Combining Many Excel CSV Files Into One Part 2
What should you do when you need to combine many Excel files (CSVs, XLSXs, TXTs, whatever) into one “master” file?
Part 2 of a 3 Part Series (Part 1) (Part 3)
Welcome back! Since Part 1, you have set up a handy folder structure and written your high-level, “ideal world” code. Let’s get to work on the ImportAllDataFiles
subroutine!
Per usual, we’re going to adhere to the 4-step VBA process:
Step 1 – Setup
Step 2 – Exploration
Step 3 – Execution
Step 4 – Cleanup
Lines 4-23 handle the Step 1 – Setup. We’re mostly just dimensioning variables here, but lines 18-20 are a bit more interesting than that.
We first assign the master worksheet to a variable for easy access, then we identify the columns that will contain our “TimeZone” and “Date” data. Usually, this kind of up-front column assignment is not a good idea, but since we are in charge of the master sheet, we can assign these columns with confidence.
Finally, we use the Dir function on line 23 to feed our loop through the directory.
Since this subroutine relies on the interaction between the master sheet and each CSV, the Exploration and Execution steps bounce back and forth from line 26 through line 108, so let’s walk through each section and identify exactly what’s going on.
Lines 30-38 are doing some Exploration. We identify the last-occupied row on the master sheet (which will change every time a new block of data is appended from a CSV), and with the last row we assign a Range variable. rngDestination will make our copy / paste action much easier down the line.
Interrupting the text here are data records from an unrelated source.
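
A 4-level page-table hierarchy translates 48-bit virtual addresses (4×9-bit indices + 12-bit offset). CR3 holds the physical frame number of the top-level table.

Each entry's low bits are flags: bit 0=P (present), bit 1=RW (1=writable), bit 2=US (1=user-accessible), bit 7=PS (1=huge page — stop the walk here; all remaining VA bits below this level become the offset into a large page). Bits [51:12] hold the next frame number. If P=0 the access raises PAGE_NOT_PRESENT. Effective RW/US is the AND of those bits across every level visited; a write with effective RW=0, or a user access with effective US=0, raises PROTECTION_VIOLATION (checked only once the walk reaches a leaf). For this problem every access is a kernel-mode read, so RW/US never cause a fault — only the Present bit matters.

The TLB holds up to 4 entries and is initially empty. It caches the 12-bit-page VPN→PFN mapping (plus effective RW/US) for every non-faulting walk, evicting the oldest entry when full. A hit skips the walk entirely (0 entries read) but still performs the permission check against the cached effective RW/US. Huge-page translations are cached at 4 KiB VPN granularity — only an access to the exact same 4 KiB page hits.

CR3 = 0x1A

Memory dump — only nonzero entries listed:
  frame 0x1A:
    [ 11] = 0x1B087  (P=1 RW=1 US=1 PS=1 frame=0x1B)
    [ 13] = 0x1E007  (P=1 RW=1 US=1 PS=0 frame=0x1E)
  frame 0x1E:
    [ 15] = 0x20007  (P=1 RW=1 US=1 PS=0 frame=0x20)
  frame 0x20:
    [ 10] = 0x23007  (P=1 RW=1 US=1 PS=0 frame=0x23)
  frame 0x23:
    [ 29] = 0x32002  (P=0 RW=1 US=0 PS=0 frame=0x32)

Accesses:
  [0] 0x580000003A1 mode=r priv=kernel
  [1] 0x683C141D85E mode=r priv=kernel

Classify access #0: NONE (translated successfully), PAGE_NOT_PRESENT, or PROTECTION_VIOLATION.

Per-access translation:
#0 VA=0x580000003A1 (r,kernel):
  [0] read 0x1A idx=11: raw=0x1B087 flags P=1 W=1 U=1 S=1
  → PA=0x1B3A1 (huge @L0)  (1 entries read)
#1 VA=0x683C141D85E (r,kernel):
  [0] read 0x1A idx=13: raw=0x1E007 flags P=1 W=1 U=1 S=0
  [1] read 0x1E idx=15: raw=0x20007 flags P=1 W=1 U=1 S=0
  [2] read 0x20 idx=10: raw=0x23007 flags P=1 W=1 U=1 S=0
  [3] read 0x23 idx=29: raw=0x32002 flags P=0 W=1 U=0 S=0
  ⇒ fault: PAGE_NOT_PRESENT  — 4 lookups

Access #0 fault: NONE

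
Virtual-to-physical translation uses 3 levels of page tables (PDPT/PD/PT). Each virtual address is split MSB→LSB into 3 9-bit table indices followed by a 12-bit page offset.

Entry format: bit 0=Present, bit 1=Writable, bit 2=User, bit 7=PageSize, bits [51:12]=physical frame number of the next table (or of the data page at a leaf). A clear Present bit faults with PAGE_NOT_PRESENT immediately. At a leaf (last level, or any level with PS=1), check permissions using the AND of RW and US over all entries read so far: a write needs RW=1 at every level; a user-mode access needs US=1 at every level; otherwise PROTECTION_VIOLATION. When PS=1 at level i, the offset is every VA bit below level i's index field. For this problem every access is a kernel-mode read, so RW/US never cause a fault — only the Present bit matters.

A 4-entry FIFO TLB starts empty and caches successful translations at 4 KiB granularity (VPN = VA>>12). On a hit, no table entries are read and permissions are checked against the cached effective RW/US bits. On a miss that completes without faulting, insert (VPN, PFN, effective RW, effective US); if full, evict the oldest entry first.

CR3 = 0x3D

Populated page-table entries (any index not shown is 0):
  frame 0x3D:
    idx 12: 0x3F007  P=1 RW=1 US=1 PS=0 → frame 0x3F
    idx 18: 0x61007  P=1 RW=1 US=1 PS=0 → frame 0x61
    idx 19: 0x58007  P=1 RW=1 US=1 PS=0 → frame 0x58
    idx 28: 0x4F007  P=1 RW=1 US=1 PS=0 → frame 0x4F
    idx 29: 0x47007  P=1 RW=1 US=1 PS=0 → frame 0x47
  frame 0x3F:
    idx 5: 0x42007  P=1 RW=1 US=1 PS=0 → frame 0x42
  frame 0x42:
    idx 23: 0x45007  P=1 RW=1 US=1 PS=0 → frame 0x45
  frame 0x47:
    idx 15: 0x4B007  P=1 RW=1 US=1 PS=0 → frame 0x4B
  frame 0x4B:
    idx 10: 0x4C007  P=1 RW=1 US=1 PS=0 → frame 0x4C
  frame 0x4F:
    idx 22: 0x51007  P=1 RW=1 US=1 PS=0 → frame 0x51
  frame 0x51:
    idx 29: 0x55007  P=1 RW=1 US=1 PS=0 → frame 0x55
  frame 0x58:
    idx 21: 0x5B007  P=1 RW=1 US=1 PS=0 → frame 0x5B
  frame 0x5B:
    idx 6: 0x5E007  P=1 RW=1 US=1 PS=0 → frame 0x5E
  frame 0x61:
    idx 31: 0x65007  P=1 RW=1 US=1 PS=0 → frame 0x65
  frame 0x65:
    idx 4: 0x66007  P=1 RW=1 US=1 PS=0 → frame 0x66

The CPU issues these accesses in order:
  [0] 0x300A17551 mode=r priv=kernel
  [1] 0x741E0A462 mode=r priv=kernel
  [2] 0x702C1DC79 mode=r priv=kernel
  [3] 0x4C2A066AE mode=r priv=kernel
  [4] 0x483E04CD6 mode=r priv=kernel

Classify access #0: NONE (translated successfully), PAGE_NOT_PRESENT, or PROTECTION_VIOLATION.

Trace:
#0 VA=0x300A17551 (r,kernel):
  L0: frame=0x3D idx=12 entry=0x3F007 [P=1 RW=1 US=1 PS=0]
  L1: frame=0x3F idx=5 entry=0x42007 [P=1 RW=1 US=1 PS=0]
  L2: frame=0x42 idx=23 entry=0x45007 [P=1 RW=1 US=1 PS=0]
  ✓ 0x45551  — 3 lookups
#1 VA=0x741E0A462 (r,kernel):
  L0: frame=0x3D idx=29 entry=0x47007 [P=1 RW=1 US=1 PS=0]
  L1: frame=0x47 idx=15 entry=0x4B007 [P=1 RW=1 US=1 PS=0]
  L2: frame=0x4B idx=10 entry=0x4C007 [P=1 RW=1 US=1 PS=0]
  ✓ 0x4C462  — 3 lookups
#2 VA=0x702C1DC79 (r,kernel):
  L0: frame=0x3D idx=28 entry=0x4F007 [P=1 RW=1 US=1 PS=0]
  L1: frame=0x4F idx=22 entry=0x51007 [P=1 RW=1 US=1 PS=0]
  L2: frame=0x51 idx=29 entry=0x55007 [P=1 RW=1 US=1 PS=0]
  ✓ 0x55C79  — 3 lookups
#3 VA=0x4C2A066AE (r,kernel):
  L0: frame=0x3D idx=19 entry=0x58007 [P=1 RW=1 US=1 PS=0]
  L1: frame=0x58 idx=21 entry=0x5B007 [P=1 RW=1 US=1 PS=0]
  L2: frame=0x5B idx=6 entry=0x5E007 [P=1 RW=1 US=1 PS=0]
  ✓ 0x5E6AE  — 3 lookups
#4 VA=0x483E04CD6 (r,kernel):
  L0: frame=0x3D idx=18 entry=0x61007 [P=1 RW=1 US=1 PS=0]
  L1: frame=0x61 idx=31 entry=0x65007 [P=1 RW=1 US=1 PS=0]
  L2: frame=0x65 idx=4 entry=0x66007 [P=1 RW=1 US=1 PS=0]
  ✓ 0x66CD6  — 3 lookups

Access #0 fault: NONE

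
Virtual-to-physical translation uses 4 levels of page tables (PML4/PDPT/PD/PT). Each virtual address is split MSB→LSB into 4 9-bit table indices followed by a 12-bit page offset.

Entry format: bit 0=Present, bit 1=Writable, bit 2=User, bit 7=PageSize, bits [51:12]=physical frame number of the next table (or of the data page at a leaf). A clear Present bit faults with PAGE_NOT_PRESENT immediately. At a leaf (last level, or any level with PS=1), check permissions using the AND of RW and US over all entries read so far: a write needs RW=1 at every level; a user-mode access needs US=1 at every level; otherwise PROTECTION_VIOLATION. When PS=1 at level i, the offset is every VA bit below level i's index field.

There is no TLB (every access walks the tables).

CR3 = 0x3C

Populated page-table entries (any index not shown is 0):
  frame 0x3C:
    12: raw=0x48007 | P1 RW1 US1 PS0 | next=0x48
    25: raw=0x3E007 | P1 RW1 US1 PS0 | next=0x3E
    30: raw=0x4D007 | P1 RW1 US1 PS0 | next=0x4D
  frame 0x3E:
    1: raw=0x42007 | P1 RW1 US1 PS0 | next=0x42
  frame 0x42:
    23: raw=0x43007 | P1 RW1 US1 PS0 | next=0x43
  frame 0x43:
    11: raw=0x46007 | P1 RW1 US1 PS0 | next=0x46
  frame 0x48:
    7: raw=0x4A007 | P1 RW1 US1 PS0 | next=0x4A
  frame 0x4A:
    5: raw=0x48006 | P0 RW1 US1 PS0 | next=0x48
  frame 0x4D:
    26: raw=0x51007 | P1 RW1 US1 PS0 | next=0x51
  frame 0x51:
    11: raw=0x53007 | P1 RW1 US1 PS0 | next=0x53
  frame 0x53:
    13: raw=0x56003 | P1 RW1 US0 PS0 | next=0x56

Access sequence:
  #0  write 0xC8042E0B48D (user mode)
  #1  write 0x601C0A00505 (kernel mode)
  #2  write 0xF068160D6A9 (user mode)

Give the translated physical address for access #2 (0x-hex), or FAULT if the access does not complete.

Walk each access:
#0 VA=0xC8042E0B48D (w,user):
  L0: frame=0x3C idx=25 entry=0x3E007 [P=1 RW=1 US=1 PS=0]
  L1: frame=0x3E idx=1 entry=0x42007 [P=1 RW=1 US=1 PS=0]
  L2: frame=0x42 idx=23 entry=0x43007 [P=1 RW=1 US=1 PS=0]
  L3: frame=0x43 idx=11 entry=0x46007 [P=1 RW=1 US=1 PS=0]
  ⇒ phys 0x4648D  [4 reads]
#1 VA=0x601C0A00505 (w,kernel):
  L0: frame=0x3C idx=12 entry=0x48007 [P=1 RW=1 US=1 PS=0]
  L1: frame=0x48 idx=7 entry=0x4A007 [P=1 RW=1 US=1 PS=0]
  L2: frame=0x4A idx=5 entry=0x48006 [P=0 RW=1 US=1 PS=0]
  ✗ PAGE_NOT_PRESENT  [3 reads]
#2 VA=0xF068160D6A9 (w,user):
  L0: frame=0x3C idx=30 entry=0x4D007 [P=1 RW=1 US=1 PS=0]
  L1: frame=0x4D idx=26 entry=0x51007 [P=1 RW=1 US=1 PS=0]
  L2: frame=0x51 idx=11 entry=0x53007 [P=1 RW=1 US=1 PS=0]
  L3: frame=0x53 idx=13 entry=0x56003 [P=1 RW=1 US=0 PS=0]
  ✗ PROTECTION_VIOLATION  [4 reads]

Access #2 PA: FAULT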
Lines 41-56 should also be considered Exploration, this time focused on the CSV. We identify the data range (NOT including the headers, since we set that up already in our master file) then set it to another Range variable. rngSource now contains all the data we want to move from the CSV to the master sheet.
Line 60 is our super-simple Execution. The Range.Copy method makes moving data from one Range to another Range really easy — all we have to do is specify the Range to be copied and the destination!
Lines 63-82 begin our next round of Exploration, this time focused on getting that pesky “TimeZone” and “Date” data from the CSV:
We want to write the “TimeZone” and “Date” data into columns at the far-right end of the original data block in the CSV, which will make pivoting the master sheet a breeze down the line.
Since the data blocks coming from each CSV have the potential to be large, this implementation uses Variant arrays, similar to what we did when we needed to create a column based on a different column.
First, on line 73 and line 79, we do some more Step 2 – Exploration and establish Range variables representing the space on the sheet that we want to fill with the “Time Zone” and “Date” info, then on lines 86-87 we create Variant arrays to match (varTimeZoneCol and varDateCol).
Next, we continue our Exploration get the actual “Time Zone” and “Date” values from the CSV on lines 90-91.
Don’t let the Step 3 – Execution lines (94-97) confuse you — we are simply making EVERY element of the Variant arrays equal to the “Time Zone” or “Date” value. I wish there was a better way to do this, but as far as I know there isn’t — argh!
The final Execution step happens on lines 100-101, where we write the Variant arrays back to the Range columns for “Time Zone” and “Date”.
With that, the CSV data has been completely extracted!
Finally, lines 106-107 close the CSV and adjust the target of Dir, which is Step 4 – Cleanup in preparation for the next CSV file.
Lines 111-112 handle the final Cleanup, where the user is alerted that the data has been merged in and the master has been saved.
Pat yourself on the back, because you just wrapped up Part 2!